Skip the market research

Business owners need to know the who, where and why of their business before they can sell anything. But not all business owners take the time to find out if they even have a market before jumping in, and failing to research your market can be disastrous for new companies.

Wendy Vinson, president of E-Myth Worldwide, recalls one client who, being a musician, wanted to open a music store, selling instruments and teaching lessons in the back. He investigated a couple of different towns and found out how many people went to music schools and where they really got their supplies.

"This guy was great," Vinson says.

He researched where he would find the most people interested in music, instruments and lessons.

"He did a competitive analysis between the cities, and the one with the most opportunity was the one he chose," Vinson says. "I can tell you that the majority of start-ups do not do that."

In many instances, would-be business owners make decisions based on their lifestyle, such as opening on a corner near their children's school or close to home.

"We would say, do market research, validate that your business is needed and model your service to what is needed," Vinson says.

"Understand the competitors and how you can make (your business) stand out.

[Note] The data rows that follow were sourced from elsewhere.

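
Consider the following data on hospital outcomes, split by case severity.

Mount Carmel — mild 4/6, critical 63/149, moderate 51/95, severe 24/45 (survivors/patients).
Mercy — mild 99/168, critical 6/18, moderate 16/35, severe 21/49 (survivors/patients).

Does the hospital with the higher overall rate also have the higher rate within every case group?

No

Mild: Mount Carmel 4/6 = 66.7%, Mercy 99/168 = 58.9% → Mount Carmel
Critical: Mount Carmel 63/149 = 42.3%, Mercy 6/18 = 33.3% → Mount Carmel
Moderate: Mount Carmel 51/95 = 53.7%, Mercy 16/35 = 45.7% → Mount Carmel
Severe: Mount Carmel 24/45 = 53.3%, Mercy 21/49 = 42.9% → Mount Carmel
Overall: Mount Carmel 142/295 = 48.1%, Mercy 142/270 = 52.6% → Mercy
Mount Carmel wins each case group but Mercy wins overall — the comparison reverses. Mount Carmel's patients skew toward critical, which has a lower base rate.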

What is different about yours -- how you wrap your product, pricing. Some people will just throw things out randomly -- even how they name their business," she says.

Limit your understanding of the business

Check your elevator pitch. As a small-business owner, if you can't sum up your business in about two minutes, stating concisely what you do and why your business exists, you might have problems.

"You need to be able to articulate very clearly, and in what I call a very compelling manner, what you offer, why it is of benefit and why it is different from what is out there. If you can do that, you probably understand what you are doing," says Fred Glave, a Washington, D.C.-based counselor with SCORE, a free consulting service to small-business owners and entrepreneurs.